The weak reasoning abilities of LLMs are partially compensated by their large associative memory capacity. They are a bit like students who have learned the material by rote but haven't really built deep mental models of the underlying reality.
100%. And that's why they are just so perfect for generating missing syntax and outlines that are tradition and/or formality based, which is so much of our work.
I wonder if you could disentangle the two and forcibly “grow” the reasoning capacity?
How sufficient do you think language is as a causal representation? If at all sufficient, and NNs are universal function approximators, and causal models can be represented in functions (i.e. Pearl’s graphical SCMs), is it possible that LLMs are learning more than we expect?
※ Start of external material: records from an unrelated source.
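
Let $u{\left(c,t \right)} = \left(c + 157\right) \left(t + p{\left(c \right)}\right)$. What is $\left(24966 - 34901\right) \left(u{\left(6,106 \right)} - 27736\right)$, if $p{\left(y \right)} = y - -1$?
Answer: $92564395$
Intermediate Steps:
$p{\left(y \right)} = 1 + y$ ($p{\left(y \right)} = y + 1 = 1 + y$)
$u{\left(c,t \right)} = \left(157 + c\right) \left(1 + c + t\right)$ ($u{\left(c,t \right)} = \left(c + 157\right) \left(t + \left(1 + c\right)\right) = \left(157 + c\right) \left(1 + c + t\right)$)
$\left(24966 - 34901\right) \left(u{\left(6,106 \right)} - 27736\right) = \left(24966 - 34901\right) \left(\left(157 + 6^{2} + 157 \cdot 106 + 158 \cdot 6 + 6 \cdot 106\right) - 27736\right) = - 9935 \left(\left(157 + 36 + 16642 + 948 + 636\right) - 27736\right) = - 9935 \left(18419 - 27736\right) = \left(-9935\right) \left(-9317\right) = 92564395$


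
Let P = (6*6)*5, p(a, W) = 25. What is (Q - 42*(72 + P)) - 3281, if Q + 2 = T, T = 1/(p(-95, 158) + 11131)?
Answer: -154700251/11156 ≈ -13867.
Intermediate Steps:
T = 1/11156 (T = 1/(25 + 11131) = 1/11156 ≈ 8.9638e-5)
P = 180 (P = 36*5 = 180)
Q = -22311/11156 (Q = -2 + 1/11156 = -22311/11156 ≈ -1.9999)
(Q - 42*(72 + P)) - 3281 = (-22311/11156 - 42*(72 + 180)) - 3281 = (-22311/11156 - 42*252) - 3281 = (-22311/11156 - 10584) - 3281 = -118097415/11156 - 3281 = -154700251/11156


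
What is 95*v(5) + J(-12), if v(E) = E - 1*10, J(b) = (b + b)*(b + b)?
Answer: 101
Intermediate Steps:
J(b) = 4*b**2 (J(b) = (2*b)*(2*b) = 4*b**2)
v(E) = -10 + E (v(E) = E - 10 = -10 + E)
95*v(5) + J(-12) = 95*(-10 + 5) + 4*(-12)**2 = 95*(-5) + 4*144 = -475 + 576 = 101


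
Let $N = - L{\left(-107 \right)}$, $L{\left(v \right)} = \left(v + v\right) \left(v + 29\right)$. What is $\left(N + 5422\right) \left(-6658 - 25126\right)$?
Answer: $358205680$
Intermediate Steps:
$L{\left(v \right)} = 2 v \left(29 + v\right)$
$N = -16692$ ($N = - 2 \left(-107\right) \left(29 - 107\right) = - 2 \left(-107\right) \left(-78\right) = \left(-1\right) 16692 = -16692$)
$\left(N + 5422\right) \left(-6658 - 25126\right) = \left(-16692 + 5422\right) \left(-6658 - 25126\right) = \left(-11270\right) \left(-31784\right) = 358205680$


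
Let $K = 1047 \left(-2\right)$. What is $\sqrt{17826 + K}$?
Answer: $6 \sqrt{437} \approx 125.43$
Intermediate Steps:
$K = -2094$
$\sqrt{17826 + K} = \sqrt{17826 - 2094} = \sqrt{15732} = 6 \sqrt{437}$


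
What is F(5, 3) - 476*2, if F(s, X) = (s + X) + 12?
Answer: -932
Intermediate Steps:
F(s, X) = 12 + X + s (F(s, X) = (X + s) + 12 = 12 + X + s)
F(5, 3) - 476*2 = (12 + 3 + 5) - 476*2 = 20 - 28*34 = 20 - 952 = -932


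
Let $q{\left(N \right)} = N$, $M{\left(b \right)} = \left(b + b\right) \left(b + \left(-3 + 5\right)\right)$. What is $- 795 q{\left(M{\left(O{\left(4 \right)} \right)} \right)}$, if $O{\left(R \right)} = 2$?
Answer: $-12720$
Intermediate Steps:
$M{\left(b \right)} = 2 b \left(2 + b\right)$ ($M{\left(b \right)} = 2 b \left(b + 2\right) = 2 b \left(2 + b\right)$)
$- 795 q{\left(M{\left(O{\left(4 \right)} \right)} \right)} = - 795 \cdot 2 \cdot 2 \left(2 + 2\right) = - 795 \cdot 2 \cdot 2 \cdot 4 = \left(-795\right) 16 = -12720$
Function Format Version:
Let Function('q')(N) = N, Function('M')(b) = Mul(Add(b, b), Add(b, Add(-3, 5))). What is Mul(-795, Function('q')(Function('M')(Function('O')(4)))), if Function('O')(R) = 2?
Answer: -12720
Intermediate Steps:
Function('M')(b) = Mul(2, b, Add(2, b)) (Function('M')(b) = Mul(Mul(2, b), Add(b, 2)) = Mul(Mul(2, b), Add(2, b)) = Mul(2, b, Add(2, b)))
Mul(-795, Function('q')(Function('M')(Function('O')(4)))) = Mul(-795, Mul(2, 2, Add(2, 2))) = Mul(-795, Mul(2, 2, 4)) = Mul(-795, 16) = -12720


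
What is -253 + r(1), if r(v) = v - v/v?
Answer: -253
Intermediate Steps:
r(v) = -1 + v (r(v) = v - 1*1 = v - 1 = -1 + v)
-253 + r(1) = -253 + (-1 + 1) = -253 + 0 = -253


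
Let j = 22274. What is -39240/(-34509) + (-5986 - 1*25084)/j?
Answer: -33027145/128108911 ≈ -0.25781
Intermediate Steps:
-39240/(-34509) + (-5986 - 1*25084)/j = -39240/(-34509) + (-5986 - 1*25084)/22274 = -39240*(-1/34509) + (-5986 - 25084)*(1/22274) = 13080/11503 - 31070*1/22274 = 13080/11503 - 15535/11137 = -33027145/128108911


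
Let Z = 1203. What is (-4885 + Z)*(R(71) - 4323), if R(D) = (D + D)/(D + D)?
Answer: 15913604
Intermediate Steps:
R(D) = 1 (R(D) = (2*D)/((2*D)) = (2*D)*(1/(2*D)) = 1)
(-4885 + Z)*(R(71) - 4323) = (-4885 + 1203)*(1 - 4323) = -3682*(-4322) = 15913604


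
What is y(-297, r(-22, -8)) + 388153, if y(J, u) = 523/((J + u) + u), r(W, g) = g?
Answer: 121491366/313 ≈ 3.8815e+5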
A bit like adding many "else-ifs" to a useful black box.
Maybe resonning could emerge one day from a large enough model ? Or maybe we will have to implement this by our own using a paradigm still to be discovered…
For someone not very deep into the topic, reading this was very funny because until a momemt ago I thought you and everyone in the comments were talking about people who hold a L.L.M. (master of laws) degree 😂😂
Mild Wernicke's aphasia in digital form
While they aren’t perfect, there’s still a lot of value to be gained from learning material without a deep understanding of the underlying reality. Someone who doesn’t know all the details can utilize LLM’s like chatGPT to bridge some of those knowledge gaps.